The idea is to use recursion to find all possible cases and then, out of them, choose the minimum. As there are maximum ‘N’ states, we can use a ‘dp’ array to store the recurring sub-problems, where ‘dp[N]’ represents the minimum number of steps it takes to convert ‘N’ to 1.

The steps are as follows:

- We will use a helper function ‘countStepsToOneHelper’ to recur. It takes ‘N’, and ‘dp’ as the input and returns the minimum steps to reduce ‘N’ to 1.
- Base conditions are as follows:
- If ‘N’ is 1, return 0, denoting we found a valid combination of steps.
- If ‘N’ is less than 1, return ‘INF’, which is 10 ^ 9, which denotes we did not find a valid combination.

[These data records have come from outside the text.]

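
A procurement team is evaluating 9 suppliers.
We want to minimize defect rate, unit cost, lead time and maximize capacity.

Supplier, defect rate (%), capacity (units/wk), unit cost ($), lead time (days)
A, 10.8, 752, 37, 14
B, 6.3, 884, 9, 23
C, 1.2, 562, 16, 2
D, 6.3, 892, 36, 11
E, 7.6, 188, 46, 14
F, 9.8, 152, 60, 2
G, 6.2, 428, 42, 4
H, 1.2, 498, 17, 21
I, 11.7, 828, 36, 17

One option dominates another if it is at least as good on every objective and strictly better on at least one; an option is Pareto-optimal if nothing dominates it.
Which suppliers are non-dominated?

B, C, D

A: dominated by D (defect rate 6.3≤10.8, capacity 892≥752, unit cost 36≤37, lead time 11≤14).
B: not dominated (best unit cost).
C: not dominated.
D: not dominated (best capacity).
E: dominated by C (defect rate 1.2≤7.6, capacity 562≥188, unit cost 16≤46, lead time 2≤14).
F: dominated by C (defect rate 1.2≤9.8, capacity 562≥152, unit cost 16≤60, lead time 2≤2).
G: dominated by C (defect rate 1.2≤6.2, capacity 562≥428, unit cost 16≤42, lead time 2≤4).
H: dominated by C (defect rate 1.2≤1.2, capacity 562≥498, unit cost 16≤17, lead time 2≤21).
I: dominated by D (defect rate 6.3≤11.7, capacity 892≥828, unit cost 36≤36, lead time 11≤17).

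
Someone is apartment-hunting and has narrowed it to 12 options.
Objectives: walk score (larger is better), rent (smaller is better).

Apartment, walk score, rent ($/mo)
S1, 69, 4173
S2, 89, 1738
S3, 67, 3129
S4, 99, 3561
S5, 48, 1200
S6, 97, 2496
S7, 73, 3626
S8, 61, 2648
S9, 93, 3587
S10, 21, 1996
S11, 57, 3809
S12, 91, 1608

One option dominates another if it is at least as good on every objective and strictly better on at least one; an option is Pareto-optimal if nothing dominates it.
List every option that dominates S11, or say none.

S2, S3, S4, S6, S7, S8, S9, S12

S2: walk score 89≥57, rent 1738≤3809 — dominates S11.
S3: walk score 67≥57, rent 3129≤3809 — dominates S11.
S4: walk score 99≥57, rent 3561≤3809 — dominates S11.
S6: walk score 97≥57, rent 2496≤3809 — dominates S11.
S7: walk score 73≥57, rent 3626≤3809 — dominates S11.
S8: walk score 61≥57, rent 2648≤3809 — dominates S11.
S9: walk score 93≥57, rent 3587≤3809 — dominates S11.
S12: walk score 91≥57, rent 1608≤3809 — dominates S11.
Others (S1, S5, S10) are each worse than S11 on at least one objective.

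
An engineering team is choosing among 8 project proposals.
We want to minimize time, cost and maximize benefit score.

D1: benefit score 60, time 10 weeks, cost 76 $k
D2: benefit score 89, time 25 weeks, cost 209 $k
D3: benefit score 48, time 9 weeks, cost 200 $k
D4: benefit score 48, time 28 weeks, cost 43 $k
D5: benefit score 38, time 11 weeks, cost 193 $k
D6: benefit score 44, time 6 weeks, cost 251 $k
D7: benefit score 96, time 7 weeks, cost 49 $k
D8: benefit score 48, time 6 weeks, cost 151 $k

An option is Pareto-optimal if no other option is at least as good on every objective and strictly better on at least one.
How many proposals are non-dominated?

3

D1: dominated by D7 (benefit score 96≥60, time 7≤10, cost 49≤76).
D2: dominated by D7 (benefit score 96≥89, time 7≤25, cost 49≤209).
D3: dominated by D7 (benefit score 96≥48, time 7≤9, cost 49≤200).
D4: not dominated (best cost).
D5: dominated by D1 (benefit score 60≥38, time 10≤11, cost 76≤193).
D6: dominated by D8 (benefit score 48≥44, time 6≤6, cost 151≤251).
D7: not dominated (best benefit score).
D8: not dominated.
Pareto-optimal: D4, D7, D8 → 3.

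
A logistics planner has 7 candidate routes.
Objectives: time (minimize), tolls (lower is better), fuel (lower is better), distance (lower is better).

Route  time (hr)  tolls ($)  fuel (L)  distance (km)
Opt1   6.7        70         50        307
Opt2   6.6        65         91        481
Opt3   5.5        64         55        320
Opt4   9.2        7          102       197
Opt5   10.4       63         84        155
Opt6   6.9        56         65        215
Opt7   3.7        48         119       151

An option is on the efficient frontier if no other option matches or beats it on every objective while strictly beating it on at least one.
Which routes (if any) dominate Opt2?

Opt3: time 5.5≤6.6, tolls 64≤65, fuel 55≤91, distance 320≤481 — dominates Opt2.
Others (Opt1, Opt4, Opt5, Opt6, Opt7) are each worse than Opt2 on at least one objective.

Opt3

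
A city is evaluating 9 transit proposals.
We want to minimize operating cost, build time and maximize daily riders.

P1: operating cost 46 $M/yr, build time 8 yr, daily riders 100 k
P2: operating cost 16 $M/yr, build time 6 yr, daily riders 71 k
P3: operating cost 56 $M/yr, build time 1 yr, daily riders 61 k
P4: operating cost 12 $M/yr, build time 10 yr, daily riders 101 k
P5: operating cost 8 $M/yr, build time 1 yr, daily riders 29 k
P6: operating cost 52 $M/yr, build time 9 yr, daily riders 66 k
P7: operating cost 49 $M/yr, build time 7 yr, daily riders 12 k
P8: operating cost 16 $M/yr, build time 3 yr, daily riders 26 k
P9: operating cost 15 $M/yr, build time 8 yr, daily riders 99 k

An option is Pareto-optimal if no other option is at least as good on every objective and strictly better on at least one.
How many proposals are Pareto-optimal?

P1: not dominated.
P2: not dominated.
P3: not dominated.
P4: not dominated (best daily riders).
P5: not dominated (best operating cost).
P6: dominated by P1 (operating cost 46≤52, build time 8≤9, daily riders 100≥66).
P7: dominated by P2 (operating cost 16≤49, build time 6≤7, daily riders 71≥12).
P8: dominated by P5 (operating cost 8≤16, build time 1≤3, daily riders 29≥26).
P9: not dominated.
Pareto-optimal: P1, P2, P3, P4, P5, P9 → 6.

6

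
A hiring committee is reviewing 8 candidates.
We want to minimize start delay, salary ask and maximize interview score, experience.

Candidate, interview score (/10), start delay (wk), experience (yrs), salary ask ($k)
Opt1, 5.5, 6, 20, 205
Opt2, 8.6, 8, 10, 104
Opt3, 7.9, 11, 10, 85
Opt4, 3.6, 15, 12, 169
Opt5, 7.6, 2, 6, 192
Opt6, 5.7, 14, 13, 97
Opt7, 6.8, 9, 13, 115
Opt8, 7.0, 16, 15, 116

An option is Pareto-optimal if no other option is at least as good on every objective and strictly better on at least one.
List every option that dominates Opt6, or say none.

none

Opt1: worse on interview score (5.5 vs 5.7).
Opt2: worse on experience (10 vs 13).
Opt3: worse on experience (10 vs 13).
Opt4: worse on interview score (3.6 vs 5.7).
Opt5: worse on experience (6 vs 13).
Opt7: worse on salary ask (115 vs 97).
Opt8: worse on start delay (16 vs 14).
No option dominates Opt6.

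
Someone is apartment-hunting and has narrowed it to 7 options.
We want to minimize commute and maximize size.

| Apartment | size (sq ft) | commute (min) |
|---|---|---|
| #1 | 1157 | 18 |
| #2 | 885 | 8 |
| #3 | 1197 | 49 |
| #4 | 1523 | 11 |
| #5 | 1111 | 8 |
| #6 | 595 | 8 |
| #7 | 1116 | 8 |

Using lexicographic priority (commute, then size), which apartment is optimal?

First minimize commute: best is 8, kept {#2, #5, #6, #7}.
Then maximize size: best is 1116, kept {#7}.

#7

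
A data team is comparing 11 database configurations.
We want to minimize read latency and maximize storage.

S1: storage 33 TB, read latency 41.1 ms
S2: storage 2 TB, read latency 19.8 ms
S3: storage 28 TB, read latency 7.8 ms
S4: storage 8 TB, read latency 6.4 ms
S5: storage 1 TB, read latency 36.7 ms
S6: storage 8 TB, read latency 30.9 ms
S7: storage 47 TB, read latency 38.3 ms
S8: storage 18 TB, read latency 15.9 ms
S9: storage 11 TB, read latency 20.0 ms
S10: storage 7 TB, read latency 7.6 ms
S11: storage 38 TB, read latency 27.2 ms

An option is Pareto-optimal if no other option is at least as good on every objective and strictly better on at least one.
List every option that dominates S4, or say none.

S1: worse on read latency (41.1 vs 6.4).
S2: worse on storage (2 vs 8).
S3: worse on read latency (7.8 vs 6.4).
S5: worse on storage (1 vs 8).
S6: worse on read latency (30.9 vs 6.4).
S7: worse on read latency (38.3 vs 6.4).
S8: worse on read latency (15.9 vs 6.4).
S9: worse on read latency (20.0 vs 6.4).
S10: worse on storage (7 vs 8).
S11: worse on read latency (27.2 vs 6.4).
No option dominates S4.

none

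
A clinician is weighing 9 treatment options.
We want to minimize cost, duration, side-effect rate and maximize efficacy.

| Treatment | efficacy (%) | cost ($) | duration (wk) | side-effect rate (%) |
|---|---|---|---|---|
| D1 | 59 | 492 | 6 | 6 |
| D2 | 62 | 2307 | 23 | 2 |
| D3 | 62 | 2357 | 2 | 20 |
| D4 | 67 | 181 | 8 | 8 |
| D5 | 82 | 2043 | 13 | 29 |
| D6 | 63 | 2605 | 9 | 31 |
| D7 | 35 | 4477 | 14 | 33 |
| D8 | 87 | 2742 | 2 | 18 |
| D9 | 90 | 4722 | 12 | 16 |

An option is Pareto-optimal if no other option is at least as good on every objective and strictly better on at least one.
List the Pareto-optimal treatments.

D1: not dominated.
D2: not dominated (best side-effect rate).
D3: not dominated.
D4: not dominated (best cost).
D5: not dominated.
D6: dominated by D4 (efficacy 67≥63, cost 181≤2605, duration 8≤9, side-effect rate 8≤31).
D7: dominated by D1 (efficacy 59≥35, cost 492≤4477, duration 6≤14, side-effect rate 6≤33).
D8: not dominated.
D9: not dominated (best efficacy).

D1, D2, D3, D4, D5, D8, D9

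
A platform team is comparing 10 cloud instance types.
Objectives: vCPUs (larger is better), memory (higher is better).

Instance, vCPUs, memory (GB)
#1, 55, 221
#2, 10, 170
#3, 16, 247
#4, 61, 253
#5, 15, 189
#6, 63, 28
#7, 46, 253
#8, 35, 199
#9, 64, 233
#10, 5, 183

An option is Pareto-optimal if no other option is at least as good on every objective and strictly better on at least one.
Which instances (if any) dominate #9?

none

#1: worse on vCPUs (55 vs 64).
#2: worse on vCPUs (10 vs 64).
#3: worse on vCPUs (16 vs 64).
#4: worse on vCPUs (61 vs 64).
#5: worse on vCPUs (15 vs 64).
#6: worse on vCPUs (63 vs 64).
#7: worse on vCPUs (46 vs 64).
#8: worse on vCPUs (35 vs 64).
#10: worse on vCPUs (5 vs 64).
No option dominates #9.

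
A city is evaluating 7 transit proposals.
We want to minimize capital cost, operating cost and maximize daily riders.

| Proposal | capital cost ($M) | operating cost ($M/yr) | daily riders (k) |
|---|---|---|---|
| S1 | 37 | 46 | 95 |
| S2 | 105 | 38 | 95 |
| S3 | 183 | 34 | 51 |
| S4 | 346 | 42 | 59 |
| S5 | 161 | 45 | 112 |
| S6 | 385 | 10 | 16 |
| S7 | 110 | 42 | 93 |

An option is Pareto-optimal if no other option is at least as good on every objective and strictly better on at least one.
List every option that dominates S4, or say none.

S2: capital cost 105≤346, operating cost 38≤42, daily riders 95≥59 — dominates S4.
S7: capital cost 110≤346, operating cost 42≤42, daily riders 93≥59 — dominates S4.
Others (S1, S3, S5, S6) are each worse than S4 on at least one objective.

S2, S7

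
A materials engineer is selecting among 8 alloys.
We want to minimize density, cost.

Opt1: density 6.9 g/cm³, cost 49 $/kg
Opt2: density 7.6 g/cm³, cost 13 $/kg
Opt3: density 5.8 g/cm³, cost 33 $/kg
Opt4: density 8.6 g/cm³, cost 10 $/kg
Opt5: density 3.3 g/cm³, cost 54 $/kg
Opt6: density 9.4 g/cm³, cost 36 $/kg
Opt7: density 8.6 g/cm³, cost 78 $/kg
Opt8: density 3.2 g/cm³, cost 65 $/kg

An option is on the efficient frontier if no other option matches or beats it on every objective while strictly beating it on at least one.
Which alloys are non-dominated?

Opt1: dominated by Opt3 (density 5.8≤6.9, cost 33≤49).
Opt2: not dominated.
Opt3: not dominated.
Opt4: not dominated (best cost).
Opt5: not dominated.
Opt6: dominated by Opt2 (density 7.6≤9.4, cost 13≤36).
Opt7: dominated by Opt1 (density 6.9≤8.6, cost 49≤78).
Opt8: not dominated (best density).

Opt2, Opt3, Opt4, Opt5, Opt8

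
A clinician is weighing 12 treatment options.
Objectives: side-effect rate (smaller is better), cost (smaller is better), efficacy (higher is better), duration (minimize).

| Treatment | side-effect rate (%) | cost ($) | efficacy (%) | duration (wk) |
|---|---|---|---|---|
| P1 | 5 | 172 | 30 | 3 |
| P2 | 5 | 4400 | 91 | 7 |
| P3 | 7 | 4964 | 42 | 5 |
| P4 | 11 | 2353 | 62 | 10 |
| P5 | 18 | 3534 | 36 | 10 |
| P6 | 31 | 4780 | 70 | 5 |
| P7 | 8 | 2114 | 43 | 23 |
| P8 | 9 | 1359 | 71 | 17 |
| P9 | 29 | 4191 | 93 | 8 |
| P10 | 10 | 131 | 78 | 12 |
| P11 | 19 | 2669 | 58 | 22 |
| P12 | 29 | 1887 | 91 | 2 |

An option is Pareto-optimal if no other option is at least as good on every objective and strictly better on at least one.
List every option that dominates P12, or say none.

none

P1: worse on efficacy (30 vs 91).
P2: worse on cost (4400 vs 1887).
P3: worse on cost (4964 vs 1887).
P4: worse on cost (2353 vs 1887).
P5: worse on cost (3534 vs 1887).
P6: worse on side-effect rate (31 vs 29).
P7: worse on cost (2114 vs 1887).
P8: worse on efficacy (71 vs 91).
P9: worse on cost (4191 vs 1887).
P10: worse on efficacy (78 vs 91).
P11: worse on cost (2669 vs 1887).
No option dominates P12.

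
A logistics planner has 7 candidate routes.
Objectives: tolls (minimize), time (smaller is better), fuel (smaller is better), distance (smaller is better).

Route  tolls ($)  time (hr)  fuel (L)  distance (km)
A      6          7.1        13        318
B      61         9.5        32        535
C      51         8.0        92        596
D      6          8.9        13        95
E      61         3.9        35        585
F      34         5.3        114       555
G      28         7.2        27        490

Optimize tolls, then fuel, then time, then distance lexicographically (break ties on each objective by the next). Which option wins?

First minimize tolls: best is 6, kept {A, D}.
Then minimize fuel: best is 13, kept {A, D}.
Then minimize time: best is 7.1, kept {A}.

A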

- If we have already visited this state, return ‘dp[N]’.
- Maintain 3 variables, ‘minusOne’, ‘div2’, ‘div3’, which denote the number of steps to convert ‘N’ to 1 if we subtract 1, divide by 2, divide by 3, respectively.
- Recur for ‘N-1’ and save in ‘minusOne’, and add 1 to it to denote we have taken a step.
- Similarly, If ‘N’ is divisible by ‘2’, recur for ‘N / 2’ and save in ‘div2’ and add 1 to denote we have taken a step.
- Similarly, If ‘N’ is divisible by ‘3’, recur for ‘N / 3’ and save in ‘div3’ and add 1 to denote we have taken a step.
- Save the minimum of ‘minusOne’, ‘div2’, and ‘div3’ in ‘dp[N]’ to cache the given state.
- Return the minimum of ‘minusOne’, ‘div2’, and ‘div3’ as the final result.